The multidimensional scaling is a technique for finding coordinates to objects that best reflects their dissimilarities or distances. It is widely used in humanities and marketing to draw perceptual maps. As already stressed by Kruskal in 1964, this problem is hard to solve to optimality even if the number of objects considered is small because of the large number of local optima. In this paper, we use the Variable Neighborhood Search metaheuristic to access this problem. Descent and perturbation schemes are explained and the corresponding results exposed.

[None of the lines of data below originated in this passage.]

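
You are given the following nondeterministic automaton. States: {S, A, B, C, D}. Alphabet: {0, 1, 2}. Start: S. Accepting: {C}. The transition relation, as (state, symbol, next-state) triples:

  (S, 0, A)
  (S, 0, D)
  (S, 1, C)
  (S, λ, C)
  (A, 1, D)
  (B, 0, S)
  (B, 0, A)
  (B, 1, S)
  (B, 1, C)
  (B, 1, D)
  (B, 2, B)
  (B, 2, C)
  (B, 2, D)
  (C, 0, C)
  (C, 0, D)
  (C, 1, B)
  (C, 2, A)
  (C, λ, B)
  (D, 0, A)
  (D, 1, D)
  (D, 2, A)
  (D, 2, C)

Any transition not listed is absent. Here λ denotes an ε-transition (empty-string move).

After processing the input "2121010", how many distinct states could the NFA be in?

5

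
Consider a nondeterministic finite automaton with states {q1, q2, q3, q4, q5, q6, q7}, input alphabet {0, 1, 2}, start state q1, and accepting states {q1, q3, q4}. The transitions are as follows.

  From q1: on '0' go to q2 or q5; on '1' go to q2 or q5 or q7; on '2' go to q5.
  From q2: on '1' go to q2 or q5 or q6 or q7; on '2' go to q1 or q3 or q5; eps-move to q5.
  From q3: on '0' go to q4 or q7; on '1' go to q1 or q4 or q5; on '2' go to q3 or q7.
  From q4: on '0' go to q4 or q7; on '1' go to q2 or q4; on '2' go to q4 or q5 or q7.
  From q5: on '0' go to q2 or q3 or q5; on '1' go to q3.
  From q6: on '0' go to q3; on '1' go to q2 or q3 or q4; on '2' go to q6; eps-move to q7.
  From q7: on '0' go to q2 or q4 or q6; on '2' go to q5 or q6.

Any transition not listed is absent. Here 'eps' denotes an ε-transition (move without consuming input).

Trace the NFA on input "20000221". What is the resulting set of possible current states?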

16h45 Tabu Search for the Car Sequencing Problem
  Dumitru Craciunas, Université de Montréal, CRT et Informatique et recherche opérationnelle, C.P. 6128, succ. Centre-Ville, Montréal, Québec, Canada, H3C 3J7
Michel Gendreau, Université de Montréal, CRT et Informatique et recherche opérationnelle, C.P. 6128, Succ. Centre-ville, Montréal, Québec, Canada, H3C 3J7
Jean-Yves Potvin, Université de Montréal, CRT et Informatique et recherche opérationnelle, C.P. 6128, Succ. Centre-ville, Montréal, Québec, Canada, H3C 3J7

The problem considered in this talk consists in sequencing the production of different types of cars on a production line, subject to a number of soft sequencing constraints. The latter are associated with different plant shops: body shop, paint shop and assembly line. Violations to the soft constraints are penalized into the objective and, depending on their relative importance, different hierarchical objective functions are obtained. The proposed heuristics first try to satisfy the most important types of soft constraints, before addressing the others. To this end, a statistical analysis is performed to evaluate how difficult it is to satisfy each type of constraints. This analysis is then used to adjust the search parameters and the computational time allocated to each phase of the search (from the most important types of constraints to the least important). A construction heuristic is first proposed to quickly obtain an initial sequence of cars. Then, a tabu search metaheuristic is applied to further improve this sequence. Computational results are reported on problem instances derived from a real production plant.